216738 – JORNADA DE TRABALHO – ALTERAÇÃO – HORAS EXTRAS – 1. Empregada admitida para uma jornada de trabalho de oito horas diárias. Redução da jornada para seis horas diárias encerada pelo empregador, em situação que perdurou por quase dez anos. Unterior restabelecimento da jornada de oito horas. 2. A lei estipula um piso de direitos trabalhistas que se agregam ao contrato de emprego. As vantagens acrescidas espontaneamente pelo empregador e mantida habitualmente também aderem ao contrato de trabalho, de forma tácita, tornando-se insuscetíveis de ulterior supressão ou diminuição (CLT, arts. 444 e 468; Súmula nº 51 do TST). 3. Inválido, assim, o restabelecimento de jornada de labor superior à assegurada pelo empregador, anos a fio, no curso do contrato. Condenação em horas extras após a sexta mantida. 4. Agravo de Instrumento conhecido e provido para determinar o processamento do Recurso de Revista. Recurso de Revista desprovido, no particular. (TST – RR 0203/2000-004-19-00.6 – 1ª T. – Rel. Min. João Oreste Dalazen – DJU 21.02.2003 – p. 446)

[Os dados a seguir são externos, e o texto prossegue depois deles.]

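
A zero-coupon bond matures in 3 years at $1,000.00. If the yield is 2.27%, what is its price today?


Formula: Price = FV / (1 + r)^n
Substituting: Price = $1,000.00 / (1 + 0.0227)^3
Discount factor: (1.0227)^3 = 1.069658
Price = $1,000.00 / 1.069658 = $934.88

$934.88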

197000001536 – “ALTERAÇÃO CONTRATUAL LESIVA – INSUBSISTÊNCIA – Nos termos do art. 468, caput, da CLT, ‘nos contratos individuais de trabalho só é lícita a alteração das respectivas condições por mútuo consentimento, e, ainda assim, desde que não resultem, direta ou indiretamente, prejuízos ao empregado, sob pena de nulidade da cláusula infringente desta garantia’.” (TRT 03ª R. – RO 723/2010-018-03-00.0 – Rel. Juíza Conv. Wilméia da Costa Benevides – DJe 10.01.2011)

Diante do respeito aos princípios do Direito do Trabalho, se não houve sequer prova do inequívoco animus novandi, inaplicável a novação tácita das cláusulas do contrato de trabalho que dizem respeito aos dispositivos alterados ou previstos na nova legislação laboral.